Thursday, 18 December 2014
Sebastian Ortega Arango, Georgia Institute of Technology, Atlanta, GA, United States, Peter John Webster, Georgia Institute of Technology Main Campus, Earth and Atmospheric Sciences, Atlanta, GA, United States and Violeta E Toma, Georgia Tech, Atlanta, GA, United States
The role of the Tibetan Plateau in the South Asian Monsoon circulation is the focus of this study. Typically, the Tibetan Plateau is thought to affect the circulation by acting as an elevated heat source (Molnar et al. 1993). Through radiative effects, the Tibetan Plateau would induce a meridional pressure gradient at upper levels initiating the monsoon circulation. Indeed, numerical experiments have shown that global orography affects the timing of the monsoon onset (Chakraborty et al. 2006), and observations have shown significant correlations between the moist static energy of the Tibetan Plateau’s lower atmosphere and the summer monsoon rainfall around the onset and withdraw periods (Rajagopalan and Molnar 2013). Yet, this notion has been recently questioned, and the shielding effect of the orography has been suggested to be the dominant effect in the circulation. This latter theory is supported by numerical experiments suggesting that summer precipitation does not change considerably when removing the Plateau while retaining the Himalayas (Boos and Kuang 2010). Nonetheless, both the Himalayas and the Plateau are likely to play important roles, and further experiments are needed.
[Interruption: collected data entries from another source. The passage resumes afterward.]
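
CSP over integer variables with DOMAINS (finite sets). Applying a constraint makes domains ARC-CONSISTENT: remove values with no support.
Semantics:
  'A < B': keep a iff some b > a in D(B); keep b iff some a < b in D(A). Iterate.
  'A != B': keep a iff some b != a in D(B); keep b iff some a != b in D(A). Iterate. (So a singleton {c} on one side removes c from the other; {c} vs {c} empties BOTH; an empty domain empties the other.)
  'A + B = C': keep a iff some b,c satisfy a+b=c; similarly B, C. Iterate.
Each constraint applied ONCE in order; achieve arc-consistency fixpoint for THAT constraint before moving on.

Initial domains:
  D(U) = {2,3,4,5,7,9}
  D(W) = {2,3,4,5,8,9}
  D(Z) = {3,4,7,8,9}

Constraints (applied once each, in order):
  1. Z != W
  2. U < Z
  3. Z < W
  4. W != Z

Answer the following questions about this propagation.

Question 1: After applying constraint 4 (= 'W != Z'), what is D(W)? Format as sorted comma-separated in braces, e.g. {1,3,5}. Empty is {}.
Constraint 1 (Z != W) on D(Z)={3,4,7,8,9} D(W)={2,3,4,5,8,9}: no change
Constraint 2 (U < Z) on D(U)={2,3,4,5,7,9} D(Z)={3,4,7,8,9}: U {2,3,4,5,7,9}->{2,3,4,5,7}
Constraint 3 (Z < W) on D(Z)={3,4,7,8,9} D(W)={2,3,4,5,8,9}: Z {3,4,7,8,9}->{3,4,7,8}; W {2,3,4,5,8,9}->{4,5,8,9}
Constraint 4 (W != Z) on D(W)={4,5,8,9} D(Z)={3,4,7,8}: no change
So after constraint 4: D(W) = {4,5,8,9}

Answer: {4,5,8,9}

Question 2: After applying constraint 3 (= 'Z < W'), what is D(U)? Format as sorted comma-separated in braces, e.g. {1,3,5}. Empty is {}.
Answer: {2,3,4,5,7}

Derivation:
Constraint 1 (Z != W) on D(Z)={3,4,7,8,9} D(W)={2,3,4,5,8,9}: no change
Constraint 2 (U < Z) on D(U)={2,3,4,5,7,9} D(Z)={3,4,7,8,9}: U {2,3,4,5,7,9}->{2,3,4,5,7}
Constraint 3 (Z < W) on D(Z)={3,4,7,8,9} D(W)={2,3,4,5,8,9}: Z {3,4,7,8,9}->{3,4,7,8}; W {2,3,4,5,8,9}->{4,5,8,9}
So after constraint 3: D(U) = {2,3,4,5,7}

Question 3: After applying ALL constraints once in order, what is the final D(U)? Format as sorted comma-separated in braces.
Answer: {2,3,4,5,7}

Derivation:
Constraint 1 (Z != W) on D(Z)={3,4,7,8,9} D(W)={2,3,4,5,8,9}: no change
Constraint 2 (U < Z) on D(U)={2,3,4,5,7,9} D(Z)={3,4,7,8,9}: U {2,3,4,5,7,9}->{2,3,4,5,7}
Constraint 3 (Z < W) on D(Z)={3,4,7,8,9} D(W)={2,3,4,5,8,9}: Z {3,4,7,8,9}->{3,4,7,8}; W {2,3,4,5,8,9}->{4,5,8,9}
Constraint 4 (W != Z) on D(W)={4,5,8,9} D(Z)={3,4,7,8}: no change
So after all 4 constraints: D(U) = {2,3,4,5,7}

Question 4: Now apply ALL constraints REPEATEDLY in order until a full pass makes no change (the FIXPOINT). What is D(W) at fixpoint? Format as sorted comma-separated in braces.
pass 0 (initial): D(W)={2,3,4,5,8,9}
pass 1: U {2,3,4,5,7,9}->{2,3,4,5,7}; W {2,3,4,5,8,9}->{4,5,8,9}; Z {3,4,7,8,9}->{3,4,7,8}
pass 2: no change
Fixpoint after 2 passes: D(W) = {4,5,8,9}

Answer: {4,5,8,9}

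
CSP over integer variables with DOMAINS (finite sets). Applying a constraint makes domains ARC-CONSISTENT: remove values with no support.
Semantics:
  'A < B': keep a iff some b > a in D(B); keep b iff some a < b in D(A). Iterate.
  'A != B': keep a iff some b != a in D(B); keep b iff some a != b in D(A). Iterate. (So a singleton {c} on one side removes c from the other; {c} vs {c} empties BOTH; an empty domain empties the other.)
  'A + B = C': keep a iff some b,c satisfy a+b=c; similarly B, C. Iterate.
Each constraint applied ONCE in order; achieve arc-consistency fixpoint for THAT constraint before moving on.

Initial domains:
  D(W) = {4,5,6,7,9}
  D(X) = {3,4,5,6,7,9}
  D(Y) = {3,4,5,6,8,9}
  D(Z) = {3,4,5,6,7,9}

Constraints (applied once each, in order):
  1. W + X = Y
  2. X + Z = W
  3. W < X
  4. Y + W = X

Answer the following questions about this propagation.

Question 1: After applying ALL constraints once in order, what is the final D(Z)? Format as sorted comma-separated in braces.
Constraint 1 (W + X = Y) on D(W)={4,5,6,7,9} D(X)={3,4,5,6,7,9} D(Y)={3,4,5,6,8,9}: W {4,5,6,7,9}->{4,5,6}; X {3,4,5,6,7,9}->{3,4,5}; Y {3,4,5,6,8,9}->{8,9}
Constraint 2 (X + Z = W) on D(X)={3,4,5} D(Z)={3,4,5,6,7,9} D(W)={4,5,6}: X {3,4,5}->{3}; Z {3,4,5,6,7,9}->{3}; W {4,5,6}->{6}
Constraint 3 (W < X) on D(W)={6} D(X)={3}: W {6}->{}; X {3}->{}
Constraint 4 (Y + W = X) on D(Y)={8,9} D(W)={} D(X)={}: Y {8,9}->{}
So after all 4 constraints: D(Z) = {3}

Answer: {3}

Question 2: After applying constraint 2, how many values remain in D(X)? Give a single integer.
Constraint 1 (W + X = Y) on D(W)={4,5,6,7,9} D(X)={3,4,5,6,7,9} D(Y)={3,4,5,6,8,9}: W {4,5,6,7,9}->{4,5,6}; X {3,4,5,6,7,9}->{3,4,5}; Y {3,4,5,6,8,9}->{8,9}
Constraint 2 (X + Z = W) on D(X)={3,4,5} D(Z)={3,4,5,6,7,9} D(W)={4,5,6}: X {3,4,5}->{3}; Z {3,4,5,6,7,9}->{3}; W {4,5,6}->{6}
So after constraint 2: D(X)={3}, size = 1

Answer: 1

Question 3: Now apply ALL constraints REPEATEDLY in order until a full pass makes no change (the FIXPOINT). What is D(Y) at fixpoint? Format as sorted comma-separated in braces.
pass 0 (initial): D(Y)={3,4,5,6,8,9}
pass 1: W {4,5,6,7,9}->{}; X {3,4,5,6,7,9}->{}; Y {3,4,5,6,8,9}->{}; Z {3,4,5,6,7,9}->{3}
pass 2: Z {3}->{}
pass 3: no change
Fixpoint after 3 passes: D(Y) = {}

Answer: {}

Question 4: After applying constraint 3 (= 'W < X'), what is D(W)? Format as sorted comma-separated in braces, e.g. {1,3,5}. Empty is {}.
Answer: {}

Derivation:
Constraint 1 (W + X = Y) on D(W)={4,5,6,7,9} D(X)={3,4,5,6,7,9} D(Y)={3,4,5,6,8,9}: W {4,5,6,7,9}->{4,5,6}; X {3,4,5,6,7,9}->{3,4,5}; Y {3,4,5,6,8,9}->{8,9}
Constraint 2 (X + Z = W) on D(X)={3,4,5} D(Z)={3,4,5,6,7,9} D(W)={4,5,6}: X {3,4,5}->{3}; Z {3,4,5,6,7,9}->{3}; W {4,5,6}->{6}
Constraint 3 (W < X) on D(W)={6} D(X)={3}: W {6}->{}; X {3}->{}
So after constraint 3: D(W) = {}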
In this study we construct numerical experiments to further study the role of the Tibetan Plateau in the atmospheric circulation. For the experiments we use SPEEDY, a global climate model of intermediate complexity developed at the Abdus Salam International Centre for Theoretical Physics (Molteni 2003). The experiments are conducted with different regional orographic conditions, so that we can evaluate the impact orography has in determining the characteristics of the monsoon circulation. In all experiments the atmosphere is started from a state of rest and we avoid using climatological fields for sea surface temperature, diabatic heating, and land temperature. This setup is particularly important as we wish to evaluate how the system evolves under different conditions without imposing a climatological solution to any field. The importance rests in the fact that these fields are determined by the dynamics of the coupled system and might influence how the statistics of the system, such as the mean onset dates of the monsoon or the climatological distribution of rainfall, vary with changes in orography.